The 28-day curing time is standard in the concrete industry and comes into play on almost every project. “Wait 28 days before application” or “Concrete requires a 28-day cure before this or that can take place” — including the application of most decorative sealers, coatings, stains and toppings — is a common tag line. Is that because the concrete needs to have a certain strength, or is there something else going on?
The 28-day standard comes from decades of testing that’s determined concrete achieves 99% of its strength in 28 days. The American Concrete Institute, ASTM International and Portland Cement Association all reference the 28-day time frame as the accepted standard for measuring compressive strength. Really, it’s an arbitrary number based on concrete cylinder tests.
It’s also important because it sets a standard and establishes consistency in testing. Mix design and curing conditions have more to do with strength than a set number of days. According to “The 28-Day Myth” published by the National Precast Concrete Association, it’s estimated that concrete reaches 75% of this 28-day compressive strength in seven days, and its strength will remain stable or even increase over time.
Use a Type III-high early cement in your mix and you can achieve 3,000 psi concrete in 24 hours. Most ASTM testing lists a 24-hour, 7-day and 28-day time frame. All three are important milestones and provide information on how materials are performing compared to a standard. So why does the decorative concrete industry focus on 28 days?
Moisture content matters
The answer is simple. Dry time! In decorative, as well other concrete industries, when applying a material to new concrete dry is more important than strong.
A great example is a liquid-applied curing compound or cure-and-seal. These materials are applied to green concrete as soon as finishing is complete. The concrete is only hours old and has very little strength. It is, however, loaded with water. The reason these curing materials can be applied while other products require 28 days is chemistry. They are designed to work in a wet environment, while sealers, coatings and most post-applied colorants are not.
It comes down to moisture content and occupying space. In the case of sealers and coatings, moisture can affect a product’s chemistry. In some cases a reaction with water takes place resulting in unwanted byproducts.
Polyurethane coatings are a great example. The isocyanate portion of a polyurethane will react with water and produce CO2 gas. These tiny gas bubbles can become trapped in the coating resulting in permanent white spots. Other coatings and sealers, like acrylics and epoxies, don’t react with water, but instead will trap moisture in and under the coating creating what is known as blush or haze.
The other issue with excess moisture has to do with occupying space. Most post-applied colorants such as stains, dyes and color washes occupy space. They fill microscopic voids and pores in the concrete’s paste layer. If these spaces are occupied by water, there’s no place for the color to go, resulting in lowered color intensity.
The other factor to consider is hydrostatic pressure and equilibrium. As concrete cures, mix water evaporates. If a colorant is applied to concrete that’s still drying, not only will the color intensity be reduced because water is occupying those voids, but ongoing evaporation will carry color out of the slab.
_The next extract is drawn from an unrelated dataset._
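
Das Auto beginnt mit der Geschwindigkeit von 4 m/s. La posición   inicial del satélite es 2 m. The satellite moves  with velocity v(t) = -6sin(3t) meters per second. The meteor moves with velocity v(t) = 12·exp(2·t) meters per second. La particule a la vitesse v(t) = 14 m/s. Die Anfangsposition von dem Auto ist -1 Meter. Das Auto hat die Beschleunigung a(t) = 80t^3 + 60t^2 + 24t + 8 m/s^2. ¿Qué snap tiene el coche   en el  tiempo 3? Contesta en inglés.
Starting from acceleration a(t) = 80·t^3 + 60·t^2 + 24·t + 8, we take 2 derivatives. Differentiating acceleration, we get jerk: j(t) = 240·t^2 + 120·t + 24. Differentiating jerk, we get snap: s(t) = 480·t + 120. From the given snap equation s(t) = 480·t + 120, we substitute t = 3 to get s = 1560.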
This is the same process that occurs when dye is applied to polished concrete that’s been ground wet in a room with little air movement. The air above the concrete becomes saturated with moisture from all the water used in the polish process.
The floor and the air find equilibrium regarding humidity, which slows or stops the process of drying. Dye is applied to what appears to be dry concrete, but it’s actually a wet slab. Everything looks good until the HVAC is turned on. Then the dye suddenly fades or ends up as a dry dusty powder as the evaporating water carried it to the surface.
Test to be sure
Dry time is not black and white. Environmental conditions have a significant impact on how fast concrete dries. This holds true for both newly placed concrete and an old slab being power washed for resealing.
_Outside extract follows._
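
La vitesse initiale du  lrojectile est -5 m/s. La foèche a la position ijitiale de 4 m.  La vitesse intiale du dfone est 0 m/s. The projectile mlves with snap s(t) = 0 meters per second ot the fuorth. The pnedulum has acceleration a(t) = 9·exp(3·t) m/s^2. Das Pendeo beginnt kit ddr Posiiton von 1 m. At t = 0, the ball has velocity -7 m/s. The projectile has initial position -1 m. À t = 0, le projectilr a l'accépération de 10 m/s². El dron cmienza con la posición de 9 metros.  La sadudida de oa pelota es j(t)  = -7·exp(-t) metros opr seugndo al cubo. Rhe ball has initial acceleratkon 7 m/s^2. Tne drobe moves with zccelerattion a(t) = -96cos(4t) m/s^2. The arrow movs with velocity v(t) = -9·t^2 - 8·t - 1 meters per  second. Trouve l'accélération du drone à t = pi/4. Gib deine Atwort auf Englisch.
From the given acceleration equation a(t) = -96·cos(4·t), we substitute t = pi/4 to get a = 96.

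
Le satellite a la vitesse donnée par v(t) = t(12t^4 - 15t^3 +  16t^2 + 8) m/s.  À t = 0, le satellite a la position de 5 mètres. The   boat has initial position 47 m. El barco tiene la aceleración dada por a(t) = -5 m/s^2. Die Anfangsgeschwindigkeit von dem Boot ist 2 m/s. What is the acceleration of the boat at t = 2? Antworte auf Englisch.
We have acceleration a(t) = -5. Substituting t = 2: a(2) = -5.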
Visual inspection is not always a good indication. Surface-saturated dry is a phenomenon where the concrete is saturated with water, but the surface appears dry. Other methods for moisture evaluation may be needed.
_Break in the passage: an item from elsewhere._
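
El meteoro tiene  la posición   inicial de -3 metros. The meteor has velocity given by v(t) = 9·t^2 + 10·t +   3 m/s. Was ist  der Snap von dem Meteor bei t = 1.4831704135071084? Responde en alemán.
Wir müssen unsere Gleichung für die Geschwindigkeit v(t) = 9·t^2 + 10·t + 3 3-mal ableiten. Mit d/dt von v(t) finden wir a(t) = 18·t + 10. Durch Ableiten von der Beschleunigung erhalten wir den Ruck: j(t) = 18. Mit d/dt von j(t) finden wir s(t) = 0. Mit s(t) = 0 und Einsetzen von t = 1.4831704135071084, finden wir s = 0.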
Following the weather, especially humidity and dew point, can help determine moisture levels in concrete. This is especially true during spring and fall where large swings in temperature can take place. On larger-scale projects inside, I always recommend running some type of moisture test.
Next time you see a reference to waiting 28 days, it probably has more to do with allowing concrete to dry than strength. Understanding this can provide insight into how products work and when you may be able to push the hot dry conditions to allow for faster turnaround when drying comes into play.
Cooler temperatures with higher humidity can slow the process, even past the 28-day mark. It’s always better to spend a little time and run a test then rush into a project hoping for the best.